Dr. Corinne Auman - Headshot Dr. Corinne Auman

Dr. Corinne Auman, Certified Senior Advisor, is an experienced educator, researcher, and entrepreneur. She currently teaches in the Gerontology department at the University of North Carolina at Greensboro, is president of Choice Care Navigators, and the author of the RockingChairSecrets.com blog. She can be reached at 336-303-1419.

My aunt called me recently with a question:  How do I know when I’m ready for a retirement community?

Her question was important because she had just received a call from a community saying that she had made it to the top of their waiting list and they had an apartment waiting for her … IF she was ready to move.

So there was the question. Was she ready?

To give you a little backstory, my aunt had been on the waiting list for this community for 11 years.
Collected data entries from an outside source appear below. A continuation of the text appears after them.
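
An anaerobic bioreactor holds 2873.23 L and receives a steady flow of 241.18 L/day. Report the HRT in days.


HRT = V / Q
= 2873.23 / 241.18
= 11.9132 days

11.9132 days


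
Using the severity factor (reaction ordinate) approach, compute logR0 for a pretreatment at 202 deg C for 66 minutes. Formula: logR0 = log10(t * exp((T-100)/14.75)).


logR0 = log10(t * exp((T - 100) / 14.75))
= log10(66 * exp((202 - 100) / 14.75))
= 4.8228

4.8228


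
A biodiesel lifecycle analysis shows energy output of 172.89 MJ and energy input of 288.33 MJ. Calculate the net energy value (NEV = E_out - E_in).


NEV = E_out - E_in
= 172.89 - 288.33
= -115.4400 MJ

-115.4400 MJ


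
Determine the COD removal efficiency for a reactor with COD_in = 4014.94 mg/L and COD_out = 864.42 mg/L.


eta = (COD_in - COD_out) / COD_in * 100
= (4014.94 - 864.42) / 4014.94 * 100
= 78.4699%

78.4699%


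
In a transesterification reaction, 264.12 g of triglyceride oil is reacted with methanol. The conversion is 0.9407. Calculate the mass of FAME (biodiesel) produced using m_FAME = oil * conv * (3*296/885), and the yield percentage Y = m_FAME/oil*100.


m_FAME = oil * conv * (3 * 296 / 885) = oil * conv * (888/885)
= 264.12 * 0.9407 * 888 / 885
= 249.2999 g
Y = m_FAME / oil * 100 = conv * (888/885) * 100
= 0.9407 * 888 / 885 * 100
= 94.39%

249.2999 g FAME; Y = 94.39%


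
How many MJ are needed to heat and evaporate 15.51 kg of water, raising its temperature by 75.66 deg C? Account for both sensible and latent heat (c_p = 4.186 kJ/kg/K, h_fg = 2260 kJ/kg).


E = m_water * (4.186 * dT + 2260) / 1000
= 15.51 * (4.186 * 75.66 + 2260) / 1000
= 39.9648 MJ

39.9648 MJ


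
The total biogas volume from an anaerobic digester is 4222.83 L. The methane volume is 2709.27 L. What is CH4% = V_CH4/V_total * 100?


CH4% = V_CH4 / V_total * 100
= 2709.27 / 4222.83 * 100
= 64.1577%

64.1577%


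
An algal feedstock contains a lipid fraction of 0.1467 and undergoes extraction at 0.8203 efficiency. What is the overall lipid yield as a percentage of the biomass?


Y = lipid_content * extraction_eff * 100
= 0.1467 * 0.8203 * 100
= 12.0338%

12.0338%


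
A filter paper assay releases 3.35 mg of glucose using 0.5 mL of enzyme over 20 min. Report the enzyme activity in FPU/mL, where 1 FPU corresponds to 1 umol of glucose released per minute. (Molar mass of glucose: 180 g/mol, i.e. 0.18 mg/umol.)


Activity = glucose_mg / (0.18 mg/umol * V_mL * t_min)
= 3.35 / (0.18 * 0.5 * 20)
= 1.8611 FPU/mL

1.8611 FPU/mL


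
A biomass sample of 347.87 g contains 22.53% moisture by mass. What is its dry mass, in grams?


Wd = Ww * (1 - MC/100)
= 347.87 * (1 - 22.53/100)
= 269.4949 g

269.4949 g


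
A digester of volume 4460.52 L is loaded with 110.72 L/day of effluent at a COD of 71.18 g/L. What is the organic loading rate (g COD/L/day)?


OLR = Q * S / V
= 110.72 * 71.18 / 4460.52
= 1.7668 g/L/day

1.7668 g/L/day


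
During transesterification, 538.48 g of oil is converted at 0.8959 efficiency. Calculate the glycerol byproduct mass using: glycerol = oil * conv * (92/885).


glycerol = oil * conv * (92/885)
= 538.48 * 0.8959 * 92 / 885
= 50.1503 g

50.1503 g


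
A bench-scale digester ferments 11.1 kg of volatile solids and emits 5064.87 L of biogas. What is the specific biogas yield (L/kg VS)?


Y = V / VS
= 5064.87 / 11.1
= 456.2946 L/kg VS

456.2946 L/kg VS


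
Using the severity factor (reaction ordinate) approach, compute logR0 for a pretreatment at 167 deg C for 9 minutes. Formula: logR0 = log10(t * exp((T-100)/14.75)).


logR0 = log10(t * exp((T - 100) / 14.75))
= log10(9 * exp((167 - 100) / 14.75))
= 2.9270

2.9270


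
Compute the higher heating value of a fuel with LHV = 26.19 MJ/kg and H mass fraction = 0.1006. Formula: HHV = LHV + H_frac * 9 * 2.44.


HHV = LHV + H_frac * 9 * 2.44
= 26.19 + 0.1006 * 9 * 2.44
= 28.3992 MJ/kg

28.3992 MJ/kg


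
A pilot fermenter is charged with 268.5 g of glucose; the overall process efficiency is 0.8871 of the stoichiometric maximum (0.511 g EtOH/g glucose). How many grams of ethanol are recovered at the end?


Actual ethanol: m = 0.511 * 268.5 * 0.8871
m = 121.7132 g

121.7132 g


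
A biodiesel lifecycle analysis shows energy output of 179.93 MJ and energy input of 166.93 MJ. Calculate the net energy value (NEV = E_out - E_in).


NEV = E_out - E_in
= 179.93 - 166.93
= 13.0000 MJ

13.0000 MJ


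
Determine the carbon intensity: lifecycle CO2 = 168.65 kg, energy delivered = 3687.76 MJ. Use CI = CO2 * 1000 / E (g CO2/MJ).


CI = CO2 * 1000 / E
= 168.65 * 1000 / 3687.76
= 45.7324 g CO2/MJ

45.7324 g CO2/MJ


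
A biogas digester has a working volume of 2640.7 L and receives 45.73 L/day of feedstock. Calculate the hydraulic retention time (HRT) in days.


HRT = V / Q
= 2640.7 / 45.73
= 57.7455 days

57.7455 days


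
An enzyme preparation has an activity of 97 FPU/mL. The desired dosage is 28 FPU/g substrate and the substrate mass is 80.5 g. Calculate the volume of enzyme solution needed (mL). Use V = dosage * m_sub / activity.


V = dosage * m_sub / activity
V = 28 * 80.5 / 97
V = 23.2371 mL

23.2371 mL


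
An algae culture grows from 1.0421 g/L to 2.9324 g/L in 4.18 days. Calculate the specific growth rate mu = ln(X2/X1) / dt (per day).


mu = ln(X2/X1) / dt
= ln(2.9324/1.0421) / 4.18
= 0.2475 per day

0.2475 per day


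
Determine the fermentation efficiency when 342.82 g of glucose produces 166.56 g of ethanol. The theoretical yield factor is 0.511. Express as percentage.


Fermentation efficiency = (actual / (0.511 * glucose)) * 100
= (166.56 / (0.511 * 342.82)) * 100
= 95.0788%

95.0788%


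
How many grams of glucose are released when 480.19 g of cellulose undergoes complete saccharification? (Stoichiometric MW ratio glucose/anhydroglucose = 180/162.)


glucose = cellulose * 180/162
= 480.19 * 180/162
= 533.5444 g

533.5444 g


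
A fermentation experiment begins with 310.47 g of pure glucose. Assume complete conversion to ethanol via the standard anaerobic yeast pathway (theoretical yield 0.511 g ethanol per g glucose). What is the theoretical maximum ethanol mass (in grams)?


Theoretical ethanol yield: m_EtOH = 0.511 * m_glucose
m_EtOH = 0.511 * 310.47 = 158.6502 g

158.6502 g


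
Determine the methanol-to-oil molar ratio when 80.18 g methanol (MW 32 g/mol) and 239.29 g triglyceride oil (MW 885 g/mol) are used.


Molar ratio = n_MeOH / n_oil = (MeOH/32) / (oil/885) = (MeOH * 885) / (32 * oil)
= (80.18 * 885) / (32 * 239.29)
= 9.2669

9.2669


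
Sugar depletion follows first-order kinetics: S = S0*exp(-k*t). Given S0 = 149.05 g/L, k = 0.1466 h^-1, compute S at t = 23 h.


S = S0 * exp(-k * t)
S = 149.05 * exp(-0.1466 * 23)
S = 5.1166 g/L

5.1166 g/L


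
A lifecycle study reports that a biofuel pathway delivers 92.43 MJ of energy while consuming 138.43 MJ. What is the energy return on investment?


EROI = E_out / E_in
= 92.43 / 138.43
= 0.6677

0.6677


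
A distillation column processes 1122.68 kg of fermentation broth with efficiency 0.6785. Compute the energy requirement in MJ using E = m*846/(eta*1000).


E = m * 846 / (eta * 1000)
= 1122.68 * 846 / (0.6785 * 1000)
= 1399.8339 MJ

1399.8339 MJ


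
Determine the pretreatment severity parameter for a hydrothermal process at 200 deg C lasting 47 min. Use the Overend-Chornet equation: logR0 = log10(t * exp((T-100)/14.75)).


logR0 = log10(t * exp((T - 100) / 14.75))
= log10(47 * exp((200 - 100) / 14.75))
= 4.6165

4.6165


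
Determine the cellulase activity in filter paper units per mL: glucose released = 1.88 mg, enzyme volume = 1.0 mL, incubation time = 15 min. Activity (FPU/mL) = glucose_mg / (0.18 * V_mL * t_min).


Activity = glucose_mg / (0.18 mg/umol * V_mL * t_min)
= 1.88 / (0.18 * 1.0 * 15)
= 0.6963 FPU/mL

0.6963 FPU/mL


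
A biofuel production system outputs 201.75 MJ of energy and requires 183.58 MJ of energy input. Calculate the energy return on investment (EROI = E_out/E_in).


EROI = E_out / E_in
= 201.75 / 183.58
= 1.0990

1.0990


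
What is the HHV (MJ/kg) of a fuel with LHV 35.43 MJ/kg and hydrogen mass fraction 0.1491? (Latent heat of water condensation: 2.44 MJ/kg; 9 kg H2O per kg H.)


HHV = LHV + H_frac * 9 * 2.44
= 35.43 + 0.1491 * 9 * 2.44
= 38.7042 MJ/kg

38.7042 MJ/kg


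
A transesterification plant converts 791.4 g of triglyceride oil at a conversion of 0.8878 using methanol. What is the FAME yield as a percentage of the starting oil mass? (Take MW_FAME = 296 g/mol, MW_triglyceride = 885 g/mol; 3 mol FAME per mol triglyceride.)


m_FAME = oil * conv * (3 * 296 / 885) = oil * conv * (888/885)
= 791.4 * 0.8878 * 888 / 885
= 704.9866 g
Y = m_FAME / oil * 100 = conv * (888/885) * 100
= 0.8878 * 888 / 885 * 100
= 89.08%

89.08%


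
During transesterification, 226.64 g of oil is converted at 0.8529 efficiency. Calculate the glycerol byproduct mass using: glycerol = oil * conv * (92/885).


glycerol = oil * conv * (92/885)
= 226.64 * 0.8529 * 92 / 885
= 20.0946 g

20.0946 g


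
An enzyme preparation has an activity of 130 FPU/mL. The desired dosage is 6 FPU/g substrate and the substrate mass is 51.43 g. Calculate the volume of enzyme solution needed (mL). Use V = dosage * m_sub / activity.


V = dosage * m_sub / activity
V = 6 * 51.43 / 130
V = 2.3737 mL

2.3737 mL


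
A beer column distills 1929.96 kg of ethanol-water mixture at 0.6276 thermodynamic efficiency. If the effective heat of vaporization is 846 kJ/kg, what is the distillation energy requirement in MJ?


E = m * 846 / (eta * 1000)
= 1929.96 * 846 / (0.6276 * 1000)
= 2601.5713 MJ

2601.5713 MJ


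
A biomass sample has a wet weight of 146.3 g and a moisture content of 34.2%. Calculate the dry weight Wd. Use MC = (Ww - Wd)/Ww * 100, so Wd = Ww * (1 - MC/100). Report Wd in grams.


Wd = Ww * (1 - MC/100)
= 146.3 * (1 - 34.2/100)
= 96.2654 g

96.2654 g


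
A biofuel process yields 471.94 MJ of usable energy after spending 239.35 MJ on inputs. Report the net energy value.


NEV = E_out - E_in
= 471.94 - 239.35
= 232.5900 MJ

232.5900 MJ


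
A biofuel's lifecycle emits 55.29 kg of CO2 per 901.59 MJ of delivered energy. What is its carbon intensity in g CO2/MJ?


CI = CO2 * 1000 / E
= 55.29 * 1000 / 901.59
= 61.3250 g CO2/MJ

61.3250 g CO2/MJ


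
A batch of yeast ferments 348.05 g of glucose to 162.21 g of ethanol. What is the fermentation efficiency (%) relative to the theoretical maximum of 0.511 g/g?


Fermentation efficiency = (actual / (0.511 * glucose)) * 100
= (162.21 / (0.511 * 348.05)) * 100
= 91.2043%

91.2043%


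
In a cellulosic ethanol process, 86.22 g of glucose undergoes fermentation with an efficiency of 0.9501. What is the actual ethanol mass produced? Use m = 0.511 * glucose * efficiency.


Actual ethanol: m = 0.511 * 86.22 * 0.9501
m = 41.8599 g

41.8599 g


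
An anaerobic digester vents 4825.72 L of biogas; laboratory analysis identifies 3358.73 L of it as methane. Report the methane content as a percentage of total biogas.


CH4% = V_CH4 / V_total * 100
= 3358.73 / 4825.72 * 100
= 69.6006%

69.6006%


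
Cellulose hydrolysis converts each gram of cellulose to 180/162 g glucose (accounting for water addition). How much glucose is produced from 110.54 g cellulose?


glucose = cellulose * 180/162
= 110.54 * 180/162
= 122.8222 g

122.8222 g


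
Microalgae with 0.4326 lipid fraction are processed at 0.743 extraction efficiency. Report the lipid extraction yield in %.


Y = lipid_content * extraction_eff * 100
= 0.4326 * 0.743 * 100
= 32.1422%

32.1422%


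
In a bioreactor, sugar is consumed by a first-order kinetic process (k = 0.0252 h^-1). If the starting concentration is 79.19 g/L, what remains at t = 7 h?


S = S0 * exp(-k * t)
S = 79.19 * exp(-0.0252 * 7)
S = 66.3836 g/L

66.3836 g/L


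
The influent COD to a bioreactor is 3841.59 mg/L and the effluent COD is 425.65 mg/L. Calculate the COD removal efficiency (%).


eta = (COD_in - COD_out) / COD_in * 100
= (3841.59 - 425.65) / 3841.59 * 100
= 88.9200%

88.9200%


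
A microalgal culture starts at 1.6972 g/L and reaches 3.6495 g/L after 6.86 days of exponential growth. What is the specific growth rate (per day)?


mu = ln(X2/X1) / dt
= ln(3.6495/1.6972) / 6.86
= 0.1116 per day

0.1116 per day


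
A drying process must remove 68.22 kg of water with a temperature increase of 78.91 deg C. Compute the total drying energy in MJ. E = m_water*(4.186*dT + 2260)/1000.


E = m_water * (4.186 * dT + 2260) / 1000
= 68.22 * (4.186 * 78.91 + 2260) / 1000
= 176.7114 MJ

176.7114 MJ


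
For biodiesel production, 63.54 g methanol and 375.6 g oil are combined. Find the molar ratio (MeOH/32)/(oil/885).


Molar ratio = n_MeOH / n_oil = (MeOH/32) / (oil/885) = (MeOH * 885) / (32 * oil)
= (63.54 * 885) / (32 * 375.6)
= 4.6786

4.6786


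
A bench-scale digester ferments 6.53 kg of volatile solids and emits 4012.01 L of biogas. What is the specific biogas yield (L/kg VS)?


Y = V / VS
= 4012.01 / 6.53
= 614.3966 L/kg VS

614.3966 L/kg VS


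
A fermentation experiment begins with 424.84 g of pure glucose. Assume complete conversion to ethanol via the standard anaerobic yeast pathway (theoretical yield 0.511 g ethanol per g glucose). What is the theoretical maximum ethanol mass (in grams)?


Theoretical ethanol yield: m_EtOH = 0.511 * m_glucose
m_EtOH = 0.511 * 424.84 = 217.0932 g

217.0932 g


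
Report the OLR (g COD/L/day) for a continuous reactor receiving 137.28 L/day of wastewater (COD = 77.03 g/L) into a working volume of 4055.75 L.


OLR = Q * S / V
= 137.28 * 77.03 / 4055.75
= 2.6073 g/L/day

2.6073 g/L/day


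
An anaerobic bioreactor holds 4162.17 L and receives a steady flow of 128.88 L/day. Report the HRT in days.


HRT = V / Q
= 4162.17 / 128.88
= 32.2949 days

32.2949 days


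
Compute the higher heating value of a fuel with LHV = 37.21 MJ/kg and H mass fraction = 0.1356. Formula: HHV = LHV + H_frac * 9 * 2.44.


HHV = LHV + H_frac * 9 * 2.44
= 37.21 + 0.1356 * 9 * 2.44
= 40.1878 MJ/kg

40.1878 MJ/kg


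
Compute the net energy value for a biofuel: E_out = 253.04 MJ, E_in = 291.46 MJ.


NEV = E_out - E_in
= 253.04 - 291.46
= -38.4200 MJ

-38.4200 MJ


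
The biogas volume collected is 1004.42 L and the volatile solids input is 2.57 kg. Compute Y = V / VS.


Y = V / VS
= 1004.42 / 2.57
= 390.8249 L/kg VS

390.8249 L/kg VS


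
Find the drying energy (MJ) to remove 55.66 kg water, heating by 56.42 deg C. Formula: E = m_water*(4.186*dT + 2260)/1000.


E = m_water * (4.186 * dT + 2260) / 1000
= 55.66 * (4.186 * 56.42 + 2260) / 1000
= 138.9371 MJ

138.9371 MJ


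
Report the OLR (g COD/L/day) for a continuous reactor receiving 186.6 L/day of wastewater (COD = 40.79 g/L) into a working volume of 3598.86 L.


OLR = Q * S / V
= 186.6 * 40.79 / 3598.86
= 2.1150 g/L/day

2.1150 g/L/day


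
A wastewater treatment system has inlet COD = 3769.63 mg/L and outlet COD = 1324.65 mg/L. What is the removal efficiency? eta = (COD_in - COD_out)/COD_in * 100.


eta = (COD_in - COD_out) / COD_in * 100
= (3769.63 - 1324.65) / 3769.63 * 100
= 64.8599%

64.8599%


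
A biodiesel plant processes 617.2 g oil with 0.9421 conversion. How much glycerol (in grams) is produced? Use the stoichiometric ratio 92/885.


glycerol = oil * conv * (92/885)
= 617.2 * 0.9421 * 92 / 885
= 60.4460 g

60.4460 g


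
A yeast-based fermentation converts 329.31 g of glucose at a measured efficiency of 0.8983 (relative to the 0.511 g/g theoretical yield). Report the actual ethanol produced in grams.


Actual ethanol: m = 0.511 * 329.31 * 0.8983
m = 151.1636 g

151.1636 g


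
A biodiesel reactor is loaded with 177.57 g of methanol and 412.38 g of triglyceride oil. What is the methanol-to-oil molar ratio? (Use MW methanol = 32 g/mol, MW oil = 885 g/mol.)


Molar ratio = n_MeOH / n_oil = (MeOH/32) / (oil/885) = (MeOH * 885) / (32 * oil)
= (177.57 * 885) / (32 * 412.38)
= 11.9087

11.9087


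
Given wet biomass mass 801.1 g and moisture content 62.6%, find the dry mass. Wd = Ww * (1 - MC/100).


Wd = Ww * (1 - MC/100)
= 801.1 * (1 - 62.6/100)
= 299.6114 g

299.6114 g


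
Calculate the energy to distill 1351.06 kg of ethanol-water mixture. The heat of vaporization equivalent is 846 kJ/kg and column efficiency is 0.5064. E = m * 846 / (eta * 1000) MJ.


E = m * 846 / (eta * 1000)
= 1351.06 * 846 / (0.5064 * 1000)
= 2257.1026 MJ

2257.1026 MJ


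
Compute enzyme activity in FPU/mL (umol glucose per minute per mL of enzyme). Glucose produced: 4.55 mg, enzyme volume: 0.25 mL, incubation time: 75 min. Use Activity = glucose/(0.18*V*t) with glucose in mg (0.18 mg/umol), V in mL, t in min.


Activity = glucose_mg / (0.18 mg/umol * V_mL * t_min)
= 4.55 / (0.18 * 0.25 * 75)
= 1.3481 FPU/mL

1.3481 FPU/mL


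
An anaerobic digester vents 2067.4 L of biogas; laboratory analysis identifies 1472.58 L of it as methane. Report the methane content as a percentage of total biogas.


CH4% = V_CH4 / V_total * 100
= 1472.58 / 2067.4 * 100
= 71.2286%

71.2286%


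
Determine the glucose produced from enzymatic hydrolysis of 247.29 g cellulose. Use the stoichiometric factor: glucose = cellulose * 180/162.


glucose = cellulose * 180/162
= 247.29 * 180/162
= 274.7667 g

274.7667 g


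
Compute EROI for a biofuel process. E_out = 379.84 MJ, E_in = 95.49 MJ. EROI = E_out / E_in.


EROI = E_out / E_in
= 379.84 / 95.49
= 3.9778

3.9778


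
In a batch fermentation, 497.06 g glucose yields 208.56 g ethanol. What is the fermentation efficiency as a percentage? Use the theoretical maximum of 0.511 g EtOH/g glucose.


Fermentation efficiency = (actual / (0.511 * glucose)) * 100
= (208.56 / (0.511 * 497.06)) * 100
= 82.1110%

82.1110%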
Yes, that’s right, ELEVEN YEARS.

She had put her name on the list all those years ago on a whim, not really sure that she would ever really move there, but figuring that it couldn’t hurt.

And now the moment had arrived. Is it time to move? I started with some basic questions.

Do you like the community? She loved the community and had been volunteering there for years.

Do you want to keep maintaining your house? No, she already found the yard and house maintenance burdensome.

Can you afford it? Yes, she met all the financial requirements.

So what is the problem? Why WOULDN’T you move?

And here was the crux of the issue. She replied, “I’m just not sure I’m old enough.”

Now, let’s be clear. My aunt is 76 years old. So she more than meets the 65+ age requirements for a retirement community. What she was expressing was that she doesn’t FEEL old enough to be moving in with all those perennials.

This is a common experience. I once worked with a 94-year-old who said, “I don’t want to go live with a bunch of old people.” Umm … OK. Do you know that most of them are younger than you? (No, no … I didn’t really say that! I just thought it.)

These feelings stem from age-related stereotypes from which perennials themselves are not immune. They believe that living with other perennials will cramp their style or slow them down. Or even that somehow aging is contagious and they might “catch it” from others.

Nothing could be further from the truth.

If seniors move to retirement communities while active and in good health, they can enjoy all the amenities these communities have to offer, such as pools, golf courses, and theater outings, etc. It can bring a new kind of freedom in the form of new friends and opportunities, and fewer obligations, such as yard work and cleaning your two-story, four-bedroom house.

So back to my aunt. Did she move? Yes, she did. And so far, so good. I’ll check back in with her again in a few months, once all the boxes are unpacked.